Pasadas las 2:00 de la mañana, una doctora salió, le expliqué la situación y todo lo que nos había pasado, nos dice que no hay camas disponibles, que había que esperar. Le dije que nos íbamos a quedar todo el tiempo necesario, no volveríamos a la casa así.
Una hora más tarde nos pasaron a una cama en emergencia. Comenzaron a hacerle estudios desde analíticas, ecocardiograma, sonografía de tórax, toma de presión y radiografía, entre otros. Fue una noche larga.
Estuvimos ahí desde la madrugada del sábado hasta las 2:00 de la mañana del domingo, cuando nos pasaron a la habitación 245.
Seguían realizándole estudios. Neumonía adquirida en la comunidad fue uno de los diagnósticos. Mientras que su nivel de azúcar nunca se estabilizó. El lunes alrededor de las 11:00 de la mañana volvió a tener convulsiones.
Sus pulmones estaban demasiado comprometidos. Los síntomas fueron silentes, en casa nunca presentó grandes cambios, aunque pudieron esconderse en sus malestares y dolencias diarias.
Mamá sufría de dolores articulares desde hace más de 20 años y desde 2020 anduvo por toda la casa en una silla de ruedas, porque se le hacía casi imposible sostenerse en sus pies.
Ese lunes 31 de octubre fue desgarrador. Lloramos al verla en camilla con oxígeno puesto para que pudiera respirar, antes de ser llevada para hacerle una radiografía.
Después del susto todo transcurrió bajo la normalidad. Al día siguiente, había presentado mejoría, pero me preocupaba verla forzada al respirar. Esperé salir del trabajo para ir a verla, me estaba esperando. Le había preguntado a mis tías si había llegado a la casa, que dónde estaba porque ya era un poco tarde para ella.
Antes de las 8:00 de la noche llegué al cuarto, la saludé y me dijo que le iban a dar el alta, pero la dejaron un día más. Le hice varios cuentos y le mostré las fotos del bebé de mi prima, a quien quería como una nieta. Le mandó una nota de voz diciendo que estaba “alentá” y que su niño estaba muy bello, que lo cuidara mucho.

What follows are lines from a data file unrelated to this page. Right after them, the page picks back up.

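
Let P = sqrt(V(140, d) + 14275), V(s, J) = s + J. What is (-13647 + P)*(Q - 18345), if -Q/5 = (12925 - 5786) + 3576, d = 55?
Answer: 981492240 - 71920*sqrt(14470) ≈ 9.7284e+8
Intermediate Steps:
V(s, J) = J + s
P = sqrt(14470) (P = sqrt((55 + 140) + 14275) = sqrt(195 + 14275) = sqrt(14470) ≈ 120.29)
Q = -53575 (Q = -5*((12925 - 5786) + 3576) = -5*(7139 + 3576) = -5*10715 = -53575)
(-13647 + P)*(Q - 18345) = (-13647 + sqrt(14470))*(-53575 - 18345) = (-13647 + sqrt(14470))*(-71920) = 981492240 - 71920*sqrt(14470)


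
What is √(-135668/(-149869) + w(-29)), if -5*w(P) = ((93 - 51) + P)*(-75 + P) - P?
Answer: √149085954707315/749345 ≈ 16.294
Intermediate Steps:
w(P) = P/5 - (-75 + P)*(42 + P)/5 (w(P) = -(((93 - 51) + P)*(-75 + P) - P)/5 = -((42 + P)*(-75 + P) - P)/5 = -((-75 + P)*(42 + P) - P)/5 = -(-P + (-75 + P)*(42 + P))/5 = P/5 - (-75 + P)*(42 + P)/5)
√(-135668/(-149869) + w(-29)) = √(-135668/(-149869) + (630 - ⅕*(-29)² + (34/5)*(-29))) = √(-135668*(-1/149869) + (630 - ⅕*841 - 986/5)) = √(135668/149869 + (630 - 841/5 - 986/5)) = √(135668/149869 + 1323/5) = √(198955027/749345) = √149085954707315/749345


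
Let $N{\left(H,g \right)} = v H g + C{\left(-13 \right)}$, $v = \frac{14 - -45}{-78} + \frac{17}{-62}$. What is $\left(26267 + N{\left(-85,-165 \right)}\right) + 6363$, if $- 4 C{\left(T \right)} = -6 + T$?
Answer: $\frac{29307017}{1612} \approx 18181.0$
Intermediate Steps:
$C{\left(T \right)} = \frac{3}{2} - \frac{T}{4}$ ($C{\left(T \right)} = - \frac{-6 + T}{4} = \frac{3}{2} - \frac{T}{4}$)
$v = - \frac{1246}{1209}$ ($v = \left(14 + 45\right) \left(- \frac{1}{78}\right) + 17 \left(- \frac{1}{62}\right) = 59 \left(- \frac{1}{78}\right) - \frac{17}{62} = - \frac{59}{78} - \frac{17}{62} = - \frac{1246}{1209} \approx -1.0306$)
$N{\left(H,g \right)} = \frac{19}{4} - \frac{1246 H g}{1209}$ ($N{\left(H,g \right)} = - \frac{1246 H}{1209} g + \left(\frac{3}{2} - - \frac{13}{4}\right) = - \frac{1246 H g}{1209} + \left(\frac{3}{2} + \frac{13}{4}\right) = - \frac{1246 H g}{1209} + \frac{19}{4} = \frac{19}{4} - \frac{1246 H g}{1209}$)
$\left(26267 + N{\left(-85,-165 \right)}\right) + 6363 = \left(26267 + \left(\frac{19}{4} - \left(- \frac{105910}{1209}\right) \left(-165\right)\right)\right) + 6363 = \left(26267 + \left(\frac{19}{4} - \frac{5825050}{403}\right)\right) + 6363 = \left(26267 - \frac{23292543}{1612}\right) + 6363 = \frac{19049861}{1612} + 6363 = \frac{29307017}{1612}$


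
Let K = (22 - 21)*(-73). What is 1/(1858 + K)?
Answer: 1/1785 ≈ 0.00056022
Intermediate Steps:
K = -73 (K = 1*(-73) = -73)
1/(1858 + K) = 1/(1858 - 73) = 1/1785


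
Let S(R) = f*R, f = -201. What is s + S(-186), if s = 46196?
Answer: 83582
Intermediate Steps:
S(R) = -201*R
s + S(-186) = 46196 - 201*(-186) = 46196 + 37386 = 83582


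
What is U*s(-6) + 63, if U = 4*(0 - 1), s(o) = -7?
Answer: 91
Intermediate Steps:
U = -4 (U = 4*(-1) = -4)
U*s(-6) + 63 = -4*(-7) + 63 = 28 + 63 = 91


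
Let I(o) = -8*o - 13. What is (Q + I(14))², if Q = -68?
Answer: 37249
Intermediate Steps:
I(o) = -13 - 8*o
(Q + I(14))² = (-68 + (-13 - 8*14))² = (-68 + (-13 - 112))² = (-68 - 125)² = (-193)² = 37249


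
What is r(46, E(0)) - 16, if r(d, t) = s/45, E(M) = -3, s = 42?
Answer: -226/15 ≈ -15.067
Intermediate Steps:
r(d, t) = 14/15 (r(d, t) = 42/45 = 42*(1/45) = 14/15)
r(46, E(0)) - 16 = 14/15 - 16 = -226/15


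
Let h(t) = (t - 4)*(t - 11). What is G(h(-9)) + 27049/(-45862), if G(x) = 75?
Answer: 3412601/45862 ≈ 74.410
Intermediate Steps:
h(t) = (-11 + t)*(-4 + t) (h(t) = (-4 + t)*(-11 + t) = (-11 + t)*(-4 + t))
G(h(-9)) + 27049/(-45862) = 75 + 27049/(-45862) = 75 + 27049*(-1/45862) = 75 - 27049/45862 = 3412601/45862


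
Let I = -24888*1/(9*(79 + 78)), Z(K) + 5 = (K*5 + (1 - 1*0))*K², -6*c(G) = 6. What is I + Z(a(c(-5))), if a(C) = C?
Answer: -12535/471 ≈ -26.614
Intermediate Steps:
c(G) = -1 (c(G) = -⅙*6 = -1)
Z(K) = -5 + K²*(1 + 5*K) (Z(K) = -5 + (K*5 + (1 - 1*0))*K² = -5 + (5*K + (1 + 0))*K² = -5 + (5*K + 1)*K² = -5 + (1 + 5*K)*K² = -5 + K²*(1 + 5*K))
I = -8296/471 (I = -24888/(157*9) = -24888/1413 = -24888*1/1413 = -8296/471 ≈ -17.614)
I + Z(a(c(-5))) = -8296/471 + (-5 + (-1)² + 5*(-1)³) = -8296/471 + (-5 + 1 + 5*(-1)) = -8296/471 + (-5 + 1 - 5) = -8296/471 - 9 = -12535/471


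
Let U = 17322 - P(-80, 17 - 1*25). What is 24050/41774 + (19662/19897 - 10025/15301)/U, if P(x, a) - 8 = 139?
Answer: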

No pasaron 30 minutos para que comenzara a tener dificultad para poder respirar y de inmediato comenzaron las convulsiones. Salí corriendo a buscar una enfermera, fue a asistirnos, pero el médico no estaba en planta.
Pasaron varios minutos para que llegara. Pero la doctora de turno no llegó sola, junto a ella llegaron alrededor de seis médicos residentes con aparatos para hacerle estudios.
Esos minutos fueron muy intensos. Nos sacaron de la habitación y a puertas cerradas intentaron reanimarla. Lo siguiente era intubarla, pero igual su cuerpo no aguantaría mucho, dijo la encargada.
Nos dejaron pasar y entre llantos vi por última vez sus ojos abiertos, sentí su último latido y nos dio su último respiro.
El 1 de noviembre a las 9:50 de la noche Mamá nos dejó, ya hace casi un mes y lo siento como si fue ayer.
De esto me llevo que el sistema de salud de República Dominicana es deplorable, que los males silentes nos matan en vida y que Mamá aguanto firme hasta el último día.
Ramona Dolores García de Jesús, fuiste nuestro bronco y estuve ahí contigo hasta el final. Te querré siempre, Mamá.